I don’t get much spam these days: 2-3 pieces hit my local spam box a week, with almost nothing in my inbox.

The crux of this strategy is never, ever, giving any online entity the same email address. Thus:

  • Amazon -> amazon@example.com
  • eBay -> ebay@example.com
  • Cat Fancy Forums -> catfancyforums@example.com

(I’d hate to be the guy trying to use example.com for anything related to email…)

Since *@example.com gets delivered to my mailbox by default, this is a painless strategy.

Once in a while, one of these addresses will get compromised. (As a side note, based on my analysis it’s now my opinion that almost anything that eventually gets handled by Constant Contact gets compromised but that’s a different issue entirely.) So a bunch of stuff starts showing up in my Apple Mail junk mailbox. Again, not much but I’d rather not see it on my phone.

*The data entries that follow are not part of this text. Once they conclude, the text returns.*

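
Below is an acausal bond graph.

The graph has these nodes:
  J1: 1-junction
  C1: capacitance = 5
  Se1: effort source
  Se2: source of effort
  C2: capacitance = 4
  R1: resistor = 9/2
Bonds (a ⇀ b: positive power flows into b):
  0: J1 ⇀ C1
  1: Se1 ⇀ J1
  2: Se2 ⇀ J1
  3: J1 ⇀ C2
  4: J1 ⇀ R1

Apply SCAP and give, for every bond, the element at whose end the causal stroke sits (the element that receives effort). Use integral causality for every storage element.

β0 →J1
β1 →J1
β2 →J1
β3 →J1
β4 →R1

β1 →J1  (Se1: effort source, stroke at far end)
β2 →J1  (Se2 (Se) sets effort on bond)
β0 →J1  (C1 outputs effort q/C1)
β3 →J1  (C2: C, integral causality)
β4 →R1  (J1 needs exactly one f-in)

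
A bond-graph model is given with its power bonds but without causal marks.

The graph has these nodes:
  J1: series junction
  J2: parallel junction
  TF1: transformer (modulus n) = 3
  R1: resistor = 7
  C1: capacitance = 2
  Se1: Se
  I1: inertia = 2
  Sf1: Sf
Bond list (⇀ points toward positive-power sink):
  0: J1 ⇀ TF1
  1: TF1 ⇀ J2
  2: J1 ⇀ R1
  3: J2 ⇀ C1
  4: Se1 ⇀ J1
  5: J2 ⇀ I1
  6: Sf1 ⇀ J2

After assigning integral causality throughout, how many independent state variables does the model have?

β4 stroke at J1  (Se1: effort source, stroke at far end)
β6 stroke at Sf1  (source Sf1 imposes f)
β3 stroke at J2  (prefer integral on C1)
β1 stroke at TF1  (J2: bond 3 brought effort, rest push out)
β5 stroke at I1  (J2: bond 3 brought effort, rest push out)
β0 stroke at J1  (TF1: transformer flips bond 1)
β2 stroke at R1  (J1: last free bond brings flow in)

2  (C1, I1 all integral)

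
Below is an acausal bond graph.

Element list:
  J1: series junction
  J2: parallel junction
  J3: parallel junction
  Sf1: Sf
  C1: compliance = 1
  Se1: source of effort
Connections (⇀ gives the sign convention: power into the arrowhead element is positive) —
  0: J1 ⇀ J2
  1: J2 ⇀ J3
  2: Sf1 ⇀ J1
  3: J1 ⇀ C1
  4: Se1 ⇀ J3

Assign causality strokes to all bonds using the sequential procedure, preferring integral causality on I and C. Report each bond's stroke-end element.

#2 stroke→Sf1  (Sf1 (Sf) sets flow on bond)
#4 stroke→J3  (Se1 (Se) sets effort on bond)
#0 stroke→J1  (J1: bond 2 brought flow, rest push out)
#3 stroke→J1  (common-f at J1 fixed by 2)
#1 stroke→J2  (only one effort-in slot at J2)

bond 0 stroke→J1
bond 1 stroke→J2
bond 2 stroke→Sf1
bond 3 stroke→J1
bond 4 stroke→J3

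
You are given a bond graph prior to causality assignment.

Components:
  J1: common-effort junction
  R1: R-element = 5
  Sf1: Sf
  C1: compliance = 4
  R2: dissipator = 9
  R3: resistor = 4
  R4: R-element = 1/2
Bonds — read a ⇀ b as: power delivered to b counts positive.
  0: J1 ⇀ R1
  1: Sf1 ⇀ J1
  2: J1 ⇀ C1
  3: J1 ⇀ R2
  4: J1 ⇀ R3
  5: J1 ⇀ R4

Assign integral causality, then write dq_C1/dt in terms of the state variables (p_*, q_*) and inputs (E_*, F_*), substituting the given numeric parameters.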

So, here’s the trick: Almost everything in that junk mailbox is a result of an email address getting compromised or spammers doing dictionary attacks against the domain (happens all the time). So, it’d be nice to quickly get a list of all of those “compromised” addresses.

Enter sed:

[myhostname:~] myuser% sed -n -e "s/Envelope-to: \(.*\)/\1: :fail: No such person at this address/p" ~/Library/Mail/[% Mailbox name%]/Junk.mbox/Messages/*.emlx | sed s/,//g |  sort -k 1,1 -u

(Change [%Mailbox name%] to reflect the actual path to your email account (explore ~/Library/Mail).

You’ll get something like:

[myhostname:~] myuser% sed -n -e "s/Envelope-to: \(.*\)/\1: :fail: No such person at this address/p" ~/Library/Mail/[% Mailbox name%]/Junk.mbox/Messages/*.emlx | sed s/,//g |  sort -k 1,1 -u
1578indianadmz@example.com: :fail: No such person at this address
aa-nt@example.com: :fail: No such person at this address
asw@example.com: :fail: No such person at this address
c51367bf.9040306@example.com: :fail: No such person at this address
ccpe-harvard@example.com: :fail: No such person at this address
changents@example.com: :fail: No such person at this address
comcastoffers@example.com: :fail: No such person at this address
cvscaremark@example.com: :fail: No such person at this address
ef6efd36.4050106@example.com: :fail: No such person at this address
fasttrackschedule@example.com: :fail: No such person at this address
gazelle@example.com: :fail: No such person at this address
hostgatoraffiliate@example.com: :fail: No such person at this address
itoemeasmp4dist@example.com: :fail: No such person at this address
lawguru@example.com: :fail: No such person at this address
lis@example.com: :fail: No such person at this address
monsterjobs@example.com: :fail: No such person at this address
ohon@example.com: :fail: No such person at this address
petcarerx@example.com: :fail: No such person at this address
stell@example.com: :fail: No such person at this address
yde@example.com: :fail: No such person at this address
[myhostname:~] myuser%

(Note for the lawyers out there: no suggestion is made that any of the foregoing accounts were actually spammed by the companies referenced…)

Remove anything that you want to keep, add it to the end of your domain’s valias file located at /etc/valiases/yourdomain.com, and you will never get email at that compromised address again. It takes about 5 minutes end-to-end and—done once a quarter or so—it can dramatically cut down on the spam you receive. It works brilliantly for me.